The Boxcar Children — October Memoir Challenge
This is my eighth post, for age 8, of the October Memoir and Backstory Challenge hosted by Jane Anne McLachlan. My previous posts: Baby Speed Eater, Two Tales, Curls, Most Magical Christmas, Kindergarten, Places, and Mental Health in 1969.
My mother told me that I came home from school on the first day of first grade saying, “You said that I would love learning to read, and I do!”
I may have loved learning to read in first grade, but it was in third grade, with chapter books, when reading became a pastime. I read during every spare moment and my parents began to describe me as “always with her nose in a book.”

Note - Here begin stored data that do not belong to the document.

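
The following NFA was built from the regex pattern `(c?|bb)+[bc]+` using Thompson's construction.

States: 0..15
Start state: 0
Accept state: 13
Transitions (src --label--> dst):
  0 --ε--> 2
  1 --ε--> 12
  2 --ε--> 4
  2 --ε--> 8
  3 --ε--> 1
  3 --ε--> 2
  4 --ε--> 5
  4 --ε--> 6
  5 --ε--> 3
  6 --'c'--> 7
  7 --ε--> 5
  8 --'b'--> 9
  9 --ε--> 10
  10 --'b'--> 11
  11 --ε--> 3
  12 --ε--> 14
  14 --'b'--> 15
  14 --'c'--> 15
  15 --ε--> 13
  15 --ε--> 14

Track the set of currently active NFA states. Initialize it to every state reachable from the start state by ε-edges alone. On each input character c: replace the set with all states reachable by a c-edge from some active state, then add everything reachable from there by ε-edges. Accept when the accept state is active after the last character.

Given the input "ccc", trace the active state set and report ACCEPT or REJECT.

Answer: ACCEPT

Steps:
initial (ε-close {0}): {0,1,2,3,4,5,6,8,12,14}
'c' @ 1: {1,2,3,4,5,6,7,8,12,13,14,15}  (accept∈set)
'c' @ 2: {1,2,3,4,5,6,7,8,12,13,14,15}  (accept∈set)
'c' @ 3: {1,2,3,4,5,6,7,8,12,13,14,15}  (accept∈set)
after full input: {1,2,3,4,5,6,7,8,12,13,14,15}  (accept=13 in)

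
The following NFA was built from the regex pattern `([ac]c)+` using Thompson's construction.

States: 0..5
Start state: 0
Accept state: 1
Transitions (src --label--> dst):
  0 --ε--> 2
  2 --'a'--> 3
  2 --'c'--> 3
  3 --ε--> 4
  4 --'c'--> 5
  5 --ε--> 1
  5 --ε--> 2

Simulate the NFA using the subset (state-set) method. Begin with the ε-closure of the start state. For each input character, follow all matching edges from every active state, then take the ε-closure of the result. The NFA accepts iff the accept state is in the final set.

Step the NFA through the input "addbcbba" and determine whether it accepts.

Answer: REJECT

Derivation:
start: ε-closure({0}) = {0,2}
'a' @ 1: {3,4}
'd' @ 2: {}  — no active states
rest 'dbcbba' ignored (set empty)
final: {}; accept 1 not in set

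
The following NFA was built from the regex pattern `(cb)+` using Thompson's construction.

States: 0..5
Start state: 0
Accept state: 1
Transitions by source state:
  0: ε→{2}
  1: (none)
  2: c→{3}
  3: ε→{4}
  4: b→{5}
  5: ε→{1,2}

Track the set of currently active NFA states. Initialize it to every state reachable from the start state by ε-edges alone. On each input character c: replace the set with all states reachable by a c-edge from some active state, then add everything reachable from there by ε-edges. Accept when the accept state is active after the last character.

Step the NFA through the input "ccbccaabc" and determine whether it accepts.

S₀ = ε-closure({0}) = {0,2}
'c' @ 1: {3,4}
'c' @ 2: {}  — dead — no transitions
rest 'bccaabc' ignored (set empty)
final: {}; accept 1 not in set

Answer: REJECT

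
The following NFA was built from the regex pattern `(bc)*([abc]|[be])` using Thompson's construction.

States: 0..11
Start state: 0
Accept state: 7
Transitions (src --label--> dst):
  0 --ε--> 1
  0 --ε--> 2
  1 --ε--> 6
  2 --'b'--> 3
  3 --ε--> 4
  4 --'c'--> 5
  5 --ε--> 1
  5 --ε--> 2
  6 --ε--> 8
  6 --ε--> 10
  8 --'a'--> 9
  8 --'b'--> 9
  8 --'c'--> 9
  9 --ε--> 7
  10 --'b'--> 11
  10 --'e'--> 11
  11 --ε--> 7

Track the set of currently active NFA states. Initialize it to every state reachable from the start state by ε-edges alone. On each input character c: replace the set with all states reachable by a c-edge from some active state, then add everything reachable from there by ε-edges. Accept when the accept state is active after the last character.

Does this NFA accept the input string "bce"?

Answer: ACCEPT

Derivation:
start: ε-closure({0}) = {0,1,2,6,8,10}
'b' @ 1: {3,4,7,9,11}  (accept∈set)
'c' @ 2: {1,2,5,6,8,10}
'e' @ 3: {7,11}  (accept∈set)
final: {7,11}; accept 7 in set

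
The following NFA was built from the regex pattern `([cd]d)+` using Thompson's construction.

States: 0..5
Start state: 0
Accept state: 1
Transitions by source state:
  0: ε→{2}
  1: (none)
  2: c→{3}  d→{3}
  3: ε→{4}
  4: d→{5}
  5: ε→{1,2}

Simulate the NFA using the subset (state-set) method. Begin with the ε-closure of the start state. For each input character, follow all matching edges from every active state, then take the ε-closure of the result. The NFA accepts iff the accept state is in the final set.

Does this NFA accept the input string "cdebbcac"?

Answer: REJECT

Trace:
start: ε-closure({0}) = {0,2}
'c' @ 1: {3,4}
'd' @ 2: {1,2,5}  ✓accept
'e' @ 3: {}  — no active states
rest 'bbcac' ignored (set empty)
after full input: {}  (accept=1 not in)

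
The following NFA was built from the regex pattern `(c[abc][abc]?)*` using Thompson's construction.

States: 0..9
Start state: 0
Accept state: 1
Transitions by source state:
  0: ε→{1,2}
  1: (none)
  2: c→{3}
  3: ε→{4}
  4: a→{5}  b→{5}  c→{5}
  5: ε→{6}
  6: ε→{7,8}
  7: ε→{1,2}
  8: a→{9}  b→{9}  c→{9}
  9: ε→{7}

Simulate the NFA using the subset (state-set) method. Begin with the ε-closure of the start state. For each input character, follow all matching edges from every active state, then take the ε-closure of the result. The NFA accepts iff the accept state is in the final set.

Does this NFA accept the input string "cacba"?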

Given yesterday’s awareness of issues around abandonment and preparedness, it’s probably inevitable that the first series I remember falling in love with was The Boxcar Children by Gertrude Chandler Warner — those kids had survival skills. According to the bio at the website for Gertrude Chandler Warner museum in Putnam, Connecticut (housed in a boxcar, of course), Warner told her fans:
Perhaps you know that the original Boxcar Children… raised a storm of protest from librarians who thought the children were having too good a time without any parental control! That is exactly why children like it! Most of my own childhood exploits, such as living in a freight car, received very little cooperation from my parents.
Librarians tend to avoid making that sort of criticism these days, embracing the philosophy that any book that kids will read is a good book. But, I have to admit, it sometimes drove me to distraction that the kids in Harry Potter by J.K. Rowling avoided consulting the very capable adults around them. I remembered the quote from Gertrude Chandler Warner and had to admit that if I were 8 or 10 or 15, the reliance that Harry, Ron, and Hermione had on each other would be more appealing without adult interference.
What do you think about children’s books that feature an unrealistically low level of adult supervision?